Even my big Rena gets them.


----------



## gklaw (May 31, 2010)

Good idea storm 



Ursus sapien said:


> Hi, Infrared Dream,
> a prefilter will stop snails from getting caught and sucked out of their shells; that alone is a good reason to use them
> what neven said about clogging is true. for example, when I was using a sponge (generic aqua clear replacement filter from Island Pets) in my gertrudae tank, it would clog within 3 days. Now I use a plastic pot scrubber as the prefilter, needs to be rinsed out every 7 or 8 days. It's quite a difference spread out over a number of tanks,
> I do see young blueberry shrimp feeding on the filter, along with everybody else in the tank. No noticeable difference in fry rates, either.


----------



## InfraredDream (Jun 24, 2010)

Storm, I used something like that for a couple of days  It looks like a net, but is plastic part of a bag. Was working well these 2 days 
But I just went to the pet store on my way home and got a Fluval prefilter sponge that fits perfectly. Two shrimpies got on it within minutes 

Thanks everybody for the advices and ideas!


----------



## Sandy Landau (Jun 4, 2010)

Baby endlers are quite big compared to other fry and they're also strong swimmers. They would likely do fine without a sponge on an AC filter, especially after the first couple of days or so. Baby shrimp would be sucked up and so would many other kinds of fry.

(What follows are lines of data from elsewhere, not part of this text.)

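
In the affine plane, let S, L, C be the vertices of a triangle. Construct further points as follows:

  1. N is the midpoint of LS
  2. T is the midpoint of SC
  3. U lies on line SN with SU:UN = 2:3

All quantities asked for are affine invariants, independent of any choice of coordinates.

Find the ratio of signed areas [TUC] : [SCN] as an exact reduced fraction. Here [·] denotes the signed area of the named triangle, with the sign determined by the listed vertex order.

Choose coordinates S = (0, 0), L = (1, 0), C = (0, 1).
1. N is the midpoint of LS ⇒ N = (1/2, 0)
2. T is the midpoint of SC ⇒ T = (0, 1/2)
3. U lies on line SN with SU:UN = 2:3 ⇒ U = (1/5, 0)
2·[TUC] = 1/10, 2·[SCN] = -1/2
[TUC]:[SCN] = 1/10:-1/2 = -1/5

[TUC]:[SCN] = -1/5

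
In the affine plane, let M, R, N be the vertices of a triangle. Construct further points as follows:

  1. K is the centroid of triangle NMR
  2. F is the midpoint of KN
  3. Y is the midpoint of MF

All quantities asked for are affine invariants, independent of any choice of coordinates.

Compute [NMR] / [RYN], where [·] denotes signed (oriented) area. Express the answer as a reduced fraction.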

You can get a Fluval Edge sponge for about $5.


----------



## InfraredDream (Jun 24, 2010)

Yeah, it was $3 and fits perfectly.
Thanks


----------



## TomC (Apr 21, 2010)

InfraredDream said:


> But I just went to the pet store on my way home and got a Fluval prefilter sponge that fits perfectly.


 Anyone know where I can get a black one, in Langley?


----------



## InfraredDream (Jun 24, 2010)

Mine was very dark grey which I think is their definition of black  It was PetSmart, so maybe check their chain at your location.


----------